The Once and Future Kernow: In Eternal Return
Folklore functions as a cultural repository, preserving collective memory and reinforcing social cohesion through shared narratives. It serves as a medium through which values, histories, and identities are transmitted across generations, fostering a sense of communal belonging.
My building aims to restore sustainable community through the medium of folklore, serving as both a design framework and cultural lens.
This proposal is told allegorically through five Cornish Arthurian tales.
Each tale parallels a distinct phase in the architectural process, blending allegory with design intent. By adopting the narrative structure of Cornish folklore, the project becomes a simultaneous exploration of myth and architecture, and seeks to restore, using the enduring power of myth as a vessel for cultural meaning, a sense of community.

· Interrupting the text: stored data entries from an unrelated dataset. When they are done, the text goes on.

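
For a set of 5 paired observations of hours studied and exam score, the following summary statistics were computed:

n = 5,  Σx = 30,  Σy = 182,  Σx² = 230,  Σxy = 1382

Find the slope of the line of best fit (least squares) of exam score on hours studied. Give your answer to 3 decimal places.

5.800

Sxx = Σx² − (Σx)²/n = 230 − 180 = 50
Sxy = Σxy − (Σx)(Σy)/n = 1382 − 1092 = 290
b = Sxy/Sxx = 290/50 = 5.8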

Guided by the concept of the once and future, the building is envisioned not as a fixed monument, but as a cycle: emerging, serving, and returning. Its materials are chosen to decay with dignity. Its form invites ritual, storytelling, and communal memory. Like Arthur sleeping beneath the hill, it waits to rise again: not as a ruin of the past, but as a vessel for continuous renewal.
The building emerges from the earth, serves its purpose, then returns to the soil, mirroring a natural, cyclical lifecycle.

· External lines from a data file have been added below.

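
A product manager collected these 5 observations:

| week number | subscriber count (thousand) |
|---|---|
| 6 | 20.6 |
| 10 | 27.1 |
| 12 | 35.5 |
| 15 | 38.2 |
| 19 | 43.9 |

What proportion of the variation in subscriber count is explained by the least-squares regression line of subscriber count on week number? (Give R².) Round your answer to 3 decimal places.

n = 5, Σx = 62, Σy = 165.3, Σxy = 2227.7, Σx² = 866, Σy² = 5805.47
Sxx = Σx² − (Σx)²/n = 866 − 768.8 = 97.2
Sxy = Σxy − (Σx)(Σy)/n = 2227.7 − 2049.72 = 177.98
Syy = Σy² − (Σy)²/n = 5805.47 − 5464.818 = 340.652
R² = Sxy²/(Sxx·Syy) = (177.98)²/(97.2·340.652) = 0.956677

0.957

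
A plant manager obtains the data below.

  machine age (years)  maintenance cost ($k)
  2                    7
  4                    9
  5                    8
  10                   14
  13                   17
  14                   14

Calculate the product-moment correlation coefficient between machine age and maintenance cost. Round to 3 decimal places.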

Stories, rituals, and materials are repeated, reawakened, and reimagined, just as Nietzsche’s eternal return suggests: the past is never gone, only awaiting its return.
Its not just a structure, but a mythic cycle; Once and Future Kernow, where ruin and rebirth are one.
In its eternal return, the architecture becomes a living myth, where place, people, and time converge. It is is not just the preservation of heritage, but the forging of a future that knows exactly where it came from.